Consuming the leaves can cause oral and abdominal pain, nausea, vomiting and diarrhoea.
In severe cases, symptoms can include visual disturbances, plus heart and kidney problems.
“People should just stand back and admire it,” says Prof Barr.
Deadly nightshade
“Don’t eat it,” says Prof Barr.
Deadly nightshade is one of the UK’s most poisonous plants and just a couple of berries, which contain tropane alkaloids, would be enough to kill a person.
“It is part of the tomato family,” says Prof Barr. “It can be found in woodlands, though it is not quite as common as it used to be.”
The Solanaceae family is a vast one with more than 2,500 members including tomatoes, potatoes, chillies, aubergines, peppers, tobacco, deadly nightshade and henbane.
Despite its deadly potential, the nerve-gas antidote atropine sulphate can be extracted from it.
Hemlock water dropwort
“The hemlock water dropwort is very, very common around the [Norfolk and Suffolk] Broads,” says Prof Barr. “It is also very toxic.”
Also known as the “poison parsnip”, hemlock water dropwort – Oenanthe crocata – is one of the most poisonous plants native to the UK.
Both hemlock and hemlock water dropwort are part of the carrot family, but live in different habitats and have different toxins.
Hemlock on the other hand contains five alkaloids – coniine, conhydrine, pseudoconhydrine, methyl-coniine and ethyl-piperidine – which cause violent vomiting and paralysis of the nervous system.
‘Chemistry and evolution’
Toxic plant related deaths are very rare in the UK – but they do happen.

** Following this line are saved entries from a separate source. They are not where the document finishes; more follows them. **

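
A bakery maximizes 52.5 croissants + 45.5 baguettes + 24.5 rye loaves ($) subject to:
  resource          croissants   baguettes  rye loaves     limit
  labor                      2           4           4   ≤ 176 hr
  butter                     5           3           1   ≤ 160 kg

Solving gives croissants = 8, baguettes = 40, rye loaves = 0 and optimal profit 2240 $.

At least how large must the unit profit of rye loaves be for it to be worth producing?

28.5

Both labor and butter are binding at x*.
Dual feasibility on the basic columns requires 2·y_labor + 5·y_butter = 52.5, 4·y_labor + 3·y_butter = 45.5.
This yields shadow prices y_labor = 5, y_butter = 8.5.
rye loaves enters the basis when its profit ≥ yᵀa₃ = 5·4 + 8.5·1 = 28.5.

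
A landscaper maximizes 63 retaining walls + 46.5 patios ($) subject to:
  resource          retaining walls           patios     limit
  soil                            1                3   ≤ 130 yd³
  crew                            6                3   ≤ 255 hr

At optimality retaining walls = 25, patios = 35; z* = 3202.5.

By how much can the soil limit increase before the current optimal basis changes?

125

Binding constraints: soil, crew. The basis is B = [[1,3],[6,3]] with det -15.
Per unit increase in soil, x* moves by d = (-0.2, 0.4).
The basis stays optimal until retaining walls reaches 0; allowable increase = 125 yd³.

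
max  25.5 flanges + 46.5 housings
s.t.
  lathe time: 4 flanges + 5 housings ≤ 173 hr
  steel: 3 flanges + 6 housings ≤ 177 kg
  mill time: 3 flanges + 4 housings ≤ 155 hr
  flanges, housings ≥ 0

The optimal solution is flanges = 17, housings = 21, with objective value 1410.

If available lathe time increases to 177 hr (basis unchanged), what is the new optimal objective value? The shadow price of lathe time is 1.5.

1416

Δb = 4, so new z* = 1410 + (1.5)·(4) = 1410 + 6 = 1416.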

The Office for National Statistics found six people died from the “toxic effect of ingested plants” in 2016..
But how do plants become so toxic that they can kill people?

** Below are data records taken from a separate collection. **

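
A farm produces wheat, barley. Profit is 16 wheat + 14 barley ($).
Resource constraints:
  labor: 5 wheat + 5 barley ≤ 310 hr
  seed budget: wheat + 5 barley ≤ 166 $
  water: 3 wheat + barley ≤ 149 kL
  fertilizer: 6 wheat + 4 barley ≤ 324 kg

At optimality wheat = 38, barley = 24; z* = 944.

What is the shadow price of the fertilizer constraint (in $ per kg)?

At the optimum: labor uses 310 of 310 (binding); seed budget uses 158 of 166 (slack = 8); water uses 138 of 149 (slack = 11); fertilizer uses 324 of 324 (binding).
Slack constraints have shadow price 0 (complementary slackness).
Dual feasibility on the basic columns requires 5·y_labor + 6·y_fertilizer = 16, 5·y_labor + 4·y_fertilizer = 14.
→ y_labor = 2 and y_fertilizer = 1.
Shadow price of fertilizer = 1.

1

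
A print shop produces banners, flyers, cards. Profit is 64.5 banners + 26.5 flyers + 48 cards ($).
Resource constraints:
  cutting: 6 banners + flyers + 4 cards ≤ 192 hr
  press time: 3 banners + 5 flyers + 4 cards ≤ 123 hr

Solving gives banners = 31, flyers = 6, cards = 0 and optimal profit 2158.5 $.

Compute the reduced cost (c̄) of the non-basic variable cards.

At the optimum: cutting uses 192 of 192 (binding); press time uses 123 of 123 (binding).
From A_Bᵀ y = c: 6·y_cutting + 3·y_press time = 64.5; 1·y_cutting + 5·y_press time = 26.5.
→ y_cutting = 9 and y_press time = 3.5.
Reduced cost of cards: c₃ − yᵀa₃ = 48 − (9·4 + 3.5·4) = 48 − 50 = -2.

-2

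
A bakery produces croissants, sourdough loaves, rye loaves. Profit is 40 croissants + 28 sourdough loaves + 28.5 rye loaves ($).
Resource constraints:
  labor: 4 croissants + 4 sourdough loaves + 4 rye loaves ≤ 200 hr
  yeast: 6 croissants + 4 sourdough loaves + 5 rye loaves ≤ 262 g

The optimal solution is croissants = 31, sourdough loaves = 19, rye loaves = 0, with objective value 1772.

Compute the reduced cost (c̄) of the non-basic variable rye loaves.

Both labor and yeast are binding at x*.
Dual feasibility on the basic columns requires 4·y_labor + 6·y_yeast = 40, 4·y_labor + 4·y_yeast = 28.
This yields shadow prices y_labor = 1, y_yeast = 6.
Reduced cost of rye loaves: c₃ − yᵀa₃ = 28.5 − (1·4 + 6·5) = 28.5 − 34 = -5.5.

-5.5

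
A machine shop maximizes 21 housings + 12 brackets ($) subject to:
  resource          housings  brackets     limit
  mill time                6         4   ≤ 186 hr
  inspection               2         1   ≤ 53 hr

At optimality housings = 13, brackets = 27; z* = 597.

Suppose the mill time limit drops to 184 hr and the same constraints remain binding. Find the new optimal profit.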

“It is all to do with chemistry and evolution,” says Dr Barr. “Plants have developed toxins to avoid being eaten.
“So a plant that is slightly more toxic to a grazing animal than the ones next to it has a slight advantage.
“Over time, this process leads to a point where certain plants can become very toxic to certain species.”
The majority of the UK’s native toxic plants evolved their toxins to deter huge creatures like woolly mammoths or 2m (6ft 6in) tall aurochs, rather than us humans, he said.
“If an auroch or mammoth overgrazed, then the plant alkaloids would make it not feel very well,” he says.
“It was not designed to kill them, just to make them unwell and to stop eating.”
Plant toxins certainly did not develop, he says, to prevent children from walking to school.